Rutshuru : la détresse humanitaire s’aggrave dans le groupement Mutanda

Conflit FARDC-M23/Les déplacés/Crédit Photo – BOYONGO KAYA/CICR
Conflit FARDC-M23/Les déplacés/Crédit Photo – BOYONGO KAYA/CICR

La situation humanitaire demeure alarmante dans plusieurs localités du groupement Mutanda, en chefferie de Bwito dans le territoire de Rutshuru au Nord-Kivu. Des milliers de ménages déplacés et retournés y vivent dans des conditions extrêmement précaires, marquées notamment par le manque de nourriture et l’accès limité aux soins de santé.

Selon Muhingya Moïse, vice-président du Comité chargé des mouvements de populations de Bwalanda, les villages de Kirima, Rwahurukene et Rwahanga accueillent actuellement près de 2 600 ménages déplacés et plus de 5 600 ménages retournés. Ces populations ont fui l’insécurité persistante caractérisée par des affrontements entre les rebelles de l'AFC/M23 et les forces gouvernementales appuyées par les wazalendo dans certaines zones des territoires de Rutshuru, Masisi et Walikale. Un dénombrement réalisé au début du mois d’avril confirme l’ampleur de cette pression humanitaire.

Sur place, les conditions de vie sont particulièrement difficiles. Les opportunités de survie reposent essentiellement sur des petits travaux journaliers, rares et faiblement rémunérés. Nyirahabimana Tuyisenge Judith, veuve et mère de sept enfants, décrit un quotidien marqué par la misère.

"Nous faisons des travaux journaliers pour 2 000 FC par jour. Avec cette somme, il est difficile de répondre aux besoins essentiels. Un tas de patates douces coûte déjà 1 000 FC. Il faut choisir entre manger et autres dépenses. Les enfants tombent souvent malades, mais nous n’avons pas accès aux soins faute d’argent, même pour payer la fiche médicale. J’ai perdu un enfant la semaine dernière, faute de prise en charge. Nous louons une petite chambre à 10 000 FC par mois, ce qui complique davantage notre situation."

Elle évoque également des conditions d’hygiène précaires et des risques sécuritaires accrus, notamment pour les femmes contraintes de se laver dans des rivières, s’exposant ainsi à des violences.

De son côté, Shabani Munguiko, déplacé en provenance de Kashuga et père de six enfants, souligne la rareté croissante des activités génératrices de revenus.

"Trouver un travail journalier devient de plus en plus difficile. On passe des journées entières sans rien faire. Nous sommes hébergés dans un lieu de culte. À chaque moment de prière, nous devons sortir nos affaires, ce qui entraîne souvent des pertes. Il est difficile de protéger nos biens et de s’occuper correctement des enfants. Nous avons tout perdu à cause de la guerre : nourriture, vêtements et chaussures."
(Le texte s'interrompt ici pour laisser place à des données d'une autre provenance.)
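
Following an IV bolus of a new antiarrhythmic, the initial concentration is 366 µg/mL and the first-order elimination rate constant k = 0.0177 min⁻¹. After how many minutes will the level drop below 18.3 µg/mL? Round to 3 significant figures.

C(t) = C₀ e^(−kt)  ⇒  t = ln(C₀/C) / k
t = ln(366/18.3) / 0.01770 = 2.996 / 0.01770 ≈ 169 minutes

169 minutes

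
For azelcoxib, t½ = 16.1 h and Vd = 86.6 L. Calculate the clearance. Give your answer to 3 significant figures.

3.73 L/h

k = ln 2 / t½ = ln 2 / 16.1 = 0.04305 h⁻¹
CL = k · V = 0.04305 × 86.6 ≈ 3.73 L/h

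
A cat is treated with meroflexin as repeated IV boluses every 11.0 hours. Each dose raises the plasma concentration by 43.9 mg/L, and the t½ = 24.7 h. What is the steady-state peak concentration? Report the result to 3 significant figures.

165 mg/L

k = ln 2 / 24.7 = 0.02806 h⁻¹
Fraction remaining after one interval: e^(−kτ) = e^(−0.02806 × 11.0) = 0.7344
R = 1 / (1 − 0.7344) = 3.765
Css,max = 43.9 × 3.765 ≈ 165 mg/L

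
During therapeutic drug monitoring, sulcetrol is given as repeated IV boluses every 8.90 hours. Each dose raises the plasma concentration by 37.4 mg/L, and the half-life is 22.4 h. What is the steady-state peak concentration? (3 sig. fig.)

155 mg/L

k = ln 2 / 22.4 = 0.03094 h⁻¹
Fraction remaining after one interval: e^(−kτ) = e^(−0.03094 × 8.90) = 0.7593
R = 1 / (1 − 0.7593) = 4.154
Css,max = 37.4 × 4.154 ≈ 155 mg/L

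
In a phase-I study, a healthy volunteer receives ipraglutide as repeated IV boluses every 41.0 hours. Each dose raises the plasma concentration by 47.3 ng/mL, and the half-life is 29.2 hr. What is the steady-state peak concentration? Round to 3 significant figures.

k = ln 2 / 29.2 = 0.02374 hr⁻¹
Fraction remaining after one interval: e^(−kτ) = e^(−0.02374 × 41.0) = 0.3779
R = 1 / (1 − 0.3779) = 1.607
Css,max = 47.3 × 1.607 ≈ 76.0 ng/mL

76.0 ng/mL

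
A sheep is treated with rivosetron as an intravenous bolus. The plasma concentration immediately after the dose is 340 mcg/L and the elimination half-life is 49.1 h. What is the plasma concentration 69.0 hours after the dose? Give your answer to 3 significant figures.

k = ln 2 / 49.1 = 0.01412 h⁻¹
69.0 h is 1.405 half-lives, so C = 340 × (1/2)^1.405 = 340 × 0.3775 ≈ 128 mcg/L

128 mcg/L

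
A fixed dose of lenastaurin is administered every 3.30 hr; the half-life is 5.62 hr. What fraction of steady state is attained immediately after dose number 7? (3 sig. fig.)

0.942

k = ln 2 / 5.62 = 0.1233 hr⁻¹
f_n = 1 − e^(−nkτ) = 1 − e^(−7 × 0.1233 × 3.30) = 1 − e^(−2.849) = 1 − 0.05790 ≈ 0.942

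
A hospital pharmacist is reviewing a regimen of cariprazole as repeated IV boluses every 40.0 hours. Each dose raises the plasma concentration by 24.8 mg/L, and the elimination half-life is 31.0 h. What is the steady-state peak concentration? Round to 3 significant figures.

k = ln 2 / 31.0 = 0.02236 h⁻¹
Fraction remaining after one interval: e^(−kτ) = e^(−0.02236 × 40.0) = 0.4089
R = 1 / (1 − 0.4089) = 1.692
Css,max = 24.8 × 1.692 ≈ 42.0 mg/L

42.0 mg/L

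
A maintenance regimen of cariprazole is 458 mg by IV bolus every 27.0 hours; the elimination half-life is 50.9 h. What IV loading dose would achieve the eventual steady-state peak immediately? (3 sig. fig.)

1490 mg

k = ln 2 / 50.9 = 0.01362 h⁻¹
Accumulation ratio R = 1 / (1 − e^(−kτ)) = 1 / (1 − e^(−0.01362×27.0)) = 1 / (1 − 0.6923) = 3.250
Loading dose = maintenance dose × R = 458 × 3.250 ≈ 1490 mg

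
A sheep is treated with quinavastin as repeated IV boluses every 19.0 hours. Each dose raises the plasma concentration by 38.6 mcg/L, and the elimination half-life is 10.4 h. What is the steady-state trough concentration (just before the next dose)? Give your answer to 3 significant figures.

k = ln 2 / 10.4 = 0.06665 h⁻¹
Fraction remaining after one interval: e^(−kτ) = e^(−0.06665 × 19.0) = 0.2819
R = 1 / (1 − 0.2819) = 1.392
Css,max = 38.6 × 1.392 = 53.75 mcg/L
Css,min = Css,max × e^(−kτ) = 53.75 × 0.2819 ≈ 15.2 mcg/L

15.2 mcg/L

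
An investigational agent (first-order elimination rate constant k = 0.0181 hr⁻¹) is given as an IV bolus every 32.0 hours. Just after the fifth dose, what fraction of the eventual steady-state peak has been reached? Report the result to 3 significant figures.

0.945

f_n = 1 − e^(−nkτ) = 1 − e^(−5 × 0.01810 × 32.0) = 1 − e^(−2.896) = 1 − 0.05524 ≈ 0.945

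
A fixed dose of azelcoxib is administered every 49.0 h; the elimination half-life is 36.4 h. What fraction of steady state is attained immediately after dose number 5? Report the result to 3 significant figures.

0.991

k = ln 2 / 36.4 = 0.01904 h⁻¹
f_n = 1 − e^(−nkτ) = 1 − e^(−5 × 0.01904 × 49.0) = 1 − e^(−4.665) = 1 − 0.009415 ≈ 0.991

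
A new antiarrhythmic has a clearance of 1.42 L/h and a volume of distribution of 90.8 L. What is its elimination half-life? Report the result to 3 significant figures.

44.3 hours

k = CL / V = 1.42 / 90.8 = 0.01564 h⁻¹
t½ = ln 2 / k = ln 2 / 0.01564 ≈ 44.3 hours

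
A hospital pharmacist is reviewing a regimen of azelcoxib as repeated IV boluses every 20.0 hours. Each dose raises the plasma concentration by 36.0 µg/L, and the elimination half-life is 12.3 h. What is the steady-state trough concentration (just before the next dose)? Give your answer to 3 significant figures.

k = ln 2 / 12.3 = 0.05635 h⁻¹
Fraction remaining after one interval: e^(−kτ) = e^(−0.05635 × 20.0) = 0.3240
R = 1 / (1 − 0.3240) = 1.479
Css,max = 36.0 × 1.479 = 53.25 µg/L
Css,min = Css,max × e^(−kτ) = 53.25 × 0.3240 ≈ 17.3 µg/L

17.3 µg/L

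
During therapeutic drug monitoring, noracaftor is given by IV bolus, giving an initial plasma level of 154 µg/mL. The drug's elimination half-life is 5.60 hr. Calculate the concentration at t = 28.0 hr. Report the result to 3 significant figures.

4.81 µg/mL

k = ln 2 / 5.60 = 0.1238 hr⁻¹
28.0 hr is 5.000 half-lives, so C = 154 × (1/2)^5.000 = 154 × 0.03125 ≈ 4.81 µg/mL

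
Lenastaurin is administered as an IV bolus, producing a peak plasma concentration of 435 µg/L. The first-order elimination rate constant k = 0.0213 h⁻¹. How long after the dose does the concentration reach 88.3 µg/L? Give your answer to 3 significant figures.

74.9 hours

C(t) = C₀ e^(−kt)  ⇒  t = ln(C₀/C) / k
t = ln(435/88.3) / 0.02130 = 1.595 / 0.02130 ≈ 74.9 hours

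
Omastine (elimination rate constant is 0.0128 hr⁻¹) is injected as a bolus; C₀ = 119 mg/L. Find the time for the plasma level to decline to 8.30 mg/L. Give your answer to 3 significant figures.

C(t) = C₀ e^(−kt)  ⇒  t = ln(C₀/C) / k
t = ln(119/8.30) / 0.01280 = 2.663 / 0.01280 ≈ 208 hours

208 hours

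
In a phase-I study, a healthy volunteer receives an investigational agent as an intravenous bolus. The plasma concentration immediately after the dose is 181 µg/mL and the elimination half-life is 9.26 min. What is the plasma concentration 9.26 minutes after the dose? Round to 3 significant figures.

90.5 µg/mL

k = ln 2 / 9.26 = 0.07485 min⁻¹
C(t) = C₀ e^(−kt) = 181 × e^(−0.07485 × 9.26) = 181 × e^(−0.6931) = 181 × 0.5000 ≈ 90.5 µg/mL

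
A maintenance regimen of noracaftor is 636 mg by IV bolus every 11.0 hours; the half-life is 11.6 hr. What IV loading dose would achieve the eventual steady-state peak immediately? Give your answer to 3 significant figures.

k = ln 2 / 11.6 = 0.05975 hr⁻¹
Accumulation ratio R = 1 / (1 − e^(−kτ)) = 1 / (1 − e^(−0.05975×11.0)) = 1 / (1 − 0.5183) = 2.076
Loading dose = maintenance dose × R = 636 × 2.076 ≈ 1320 mg

1320 mg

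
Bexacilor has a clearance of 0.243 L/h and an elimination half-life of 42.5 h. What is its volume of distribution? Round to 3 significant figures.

14.9 L

k = ln 2 / t½ = ln 2 / 42.5 = 0.01631 h⁻¹
V = CL / k = 0.243 / 0.01631 ≈ 14.9 L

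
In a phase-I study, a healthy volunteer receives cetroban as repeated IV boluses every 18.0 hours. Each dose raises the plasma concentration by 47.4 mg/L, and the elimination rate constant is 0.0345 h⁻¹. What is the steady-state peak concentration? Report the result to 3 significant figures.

102 mg/L

Fraction remaining after one interval: e^(−kτ) = e^(−0.03450 × 18.0) = 0.5374
R = 1 / (1 − 0.5374) = 2.162
Css,max = 47.4 × 2.162 ≈ 102 mg/L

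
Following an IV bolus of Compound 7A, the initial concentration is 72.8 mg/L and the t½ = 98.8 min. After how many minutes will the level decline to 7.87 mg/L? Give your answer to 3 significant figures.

k = ln 2 / 98.8 = 0.007016 min⁻¹
C(t) = C₀ e^(−kt)  ⇒  t = ln(C₀/C) / k
t = ln(72.8/7.87) / 0.007016 = 2.225 / 0.007016 ≈ 317 minutes

317 minutes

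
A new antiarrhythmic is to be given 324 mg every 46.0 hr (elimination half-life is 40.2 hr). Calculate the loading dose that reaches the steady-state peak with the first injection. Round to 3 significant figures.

k = ln 2 / 40.2 = 0.01724 hr⁻¹
Accumulation ratio R = 1 / (1 − e^(−kτ)) = 1 / (1 − e^(−0.01724×46.0)) = 1 / (1 − 0.4524) = 1.826
Loading dose = maintenance dose × R = 324 × 1.826 ≈ 592 mg

592 mg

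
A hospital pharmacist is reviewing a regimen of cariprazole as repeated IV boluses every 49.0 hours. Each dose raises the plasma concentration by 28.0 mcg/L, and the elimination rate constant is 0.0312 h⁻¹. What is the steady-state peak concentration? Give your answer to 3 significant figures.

Fraction remaining after one interval: e^(−kτ) = e^(−0.03120 × 49.0) = 0.2168
R = 1 / (1 − 0.2168) = 1.277
Css,max = 28.0 × 1.277 ≈ 35.8 mcg/L

35.8 mcg/L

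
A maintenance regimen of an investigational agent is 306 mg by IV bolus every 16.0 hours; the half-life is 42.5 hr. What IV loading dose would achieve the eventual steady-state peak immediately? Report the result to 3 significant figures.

k = ln 2 / 42.5 = 0.01631 hr⁻¹
Accumulation ratio R = 1 / (1 − e^(−kτ)) = 1 / (1 − e^(−0.01631×16.0)) = 1 / (1 − 0.7703) = 4.354
Loading dose = maintenance dose × R = 306 × 4.354 ≈ 1330 mg

1330 mg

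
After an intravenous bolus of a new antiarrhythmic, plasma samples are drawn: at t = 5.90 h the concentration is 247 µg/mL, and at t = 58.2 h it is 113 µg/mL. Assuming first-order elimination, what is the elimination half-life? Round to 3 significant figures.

46.4 hours

k = ln(C₁/C₂) / (t₂ − t₁) = ln(247/113) / (58.2 − 5.90)
  = 0.7820 / 52.30 = 0.01495 h⁻¹
t½ = ln 2 / k = ln 2 / 0.01495 ≈ 46.4 hours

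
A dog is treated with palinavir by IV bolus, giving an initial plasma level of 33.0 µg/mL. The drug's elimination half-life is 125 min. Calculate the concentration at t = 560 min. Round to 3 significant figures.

1.48 µg/mL

k = ln 2 / 125 = 0.005545 min⁻¹
560 min is 4.480 half-lives, so C = 33.0 × (1/2)^4.480 = 33.0 × 0.04481 ≈ 1.48 µg/mL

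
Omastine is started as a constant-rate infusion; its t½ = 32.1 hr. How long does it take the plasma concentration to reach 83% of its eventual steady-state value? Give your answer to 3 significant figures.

82.1 hours

k = ln 2 / 32.1 = 0.02159 hr⁻¹
f = 1 − e^(−kt)  ⇒  t = −ln(1 − f) / k
t = −ln(1 − 0.83) / 0.02159 = 1.772 / 0.02159 ≈ 82.1 hours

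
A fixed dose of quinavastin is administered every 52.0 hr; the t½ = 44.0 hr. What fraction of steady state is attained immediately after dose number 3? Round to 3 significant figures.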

Face à cette situation critique, les déplacés et retournés lancent un appel urgent aux organisations humanitaires et aux autorités compétentes. Ils sollicitent une assistance en vivres, en soins de santé, ainsi qu’en articles non alimentaires, notamment des vêtements, afin d’alléger leurs souffrances.

Dans un contexte sécuritaire encore fragile, la crise humanitaire dans cette partie de Rutshuru continue de s’aggraver, appelant à une mobilisation rapide et coordonnée des acteurs humanitaires.